Während im Neubau die größten Chancen auf niedrige Nebenkosten also ganz am Anfang liegen, muss im Bestand logischerweise „von hinten“ geguckt werden. Hierbei sind ebenfalls die Nachhaltigkeitsberater gefragt – Stichwort „Manage to ESG“ und Verbesserung der Position auf dem CRREM-Pfad –, wobei erneut unter anderem der Blick auf die Fördermittel essenziell ist. Wir stellen in unserer Arbeit fest, dass sich unter anderem die Dämmung des Dachs besonders anbietet, zumindest im Vergleich zur zusätzlichen Fassadendämmung, die sich nur sehr selten lohnt. Grundsätzlich aber gilt: Der Sanierungsfahrplan beziehungsweise der Beratungsansatz sollte stets individuell sein und hängt zuallererst vom Typus des Eigentümers ab – handelt es sich um einen langfristigen Bestandshalter, um einen Fonds mit Haltezeit von fünf Jahren, 20 Jahren, oder für 100 Jahre oder ist es ein Projektentwickler mit rascher Exitstrategie.

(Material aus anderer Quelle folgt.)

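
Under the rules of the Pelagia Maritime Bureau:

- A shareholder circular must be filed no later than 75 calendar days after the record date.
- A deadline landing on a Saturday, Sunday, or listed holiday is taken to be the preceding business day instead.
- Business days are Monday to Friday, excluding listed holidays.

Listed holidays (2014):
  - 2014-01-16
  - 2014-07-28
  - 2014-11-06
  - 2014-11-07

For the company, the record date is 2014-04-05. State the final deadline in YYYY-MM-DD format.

Adding 75 calendar days to 2014-04-05 gives 2014-06-19.
2014-06-19 is a Thursday and not a listed holiday, so it stands.
The final due date is 2014-06-19.

2014-06-19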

Und der Fahrplan muss stets auch das Facility-Management einbeziehen. Denn schon vermeintlich simple Maßnahmen wie der hydraulische Abgleich im Heizungssystem können enorme Einsparwirkungen haben – man muss sie eben nur durchführen. Ähnliches gilt für den Austausch von Halogen-Lampen gegen LED-Leuchtmittel, sofern nicht bereits geschehen. Falls ein digitaler Zwilling des bestehenden Gebäudes erstellt wurde (mittels Laserscan sind im Bestand längst Genauigkeiten bis zur exakten Verortung der Fußleisten möglich) und darauf basierend nachträglich ein BIM-System möglich ist, kann das Facility Management die Effizienz im Gebäudebetrieb weiter erhöhen.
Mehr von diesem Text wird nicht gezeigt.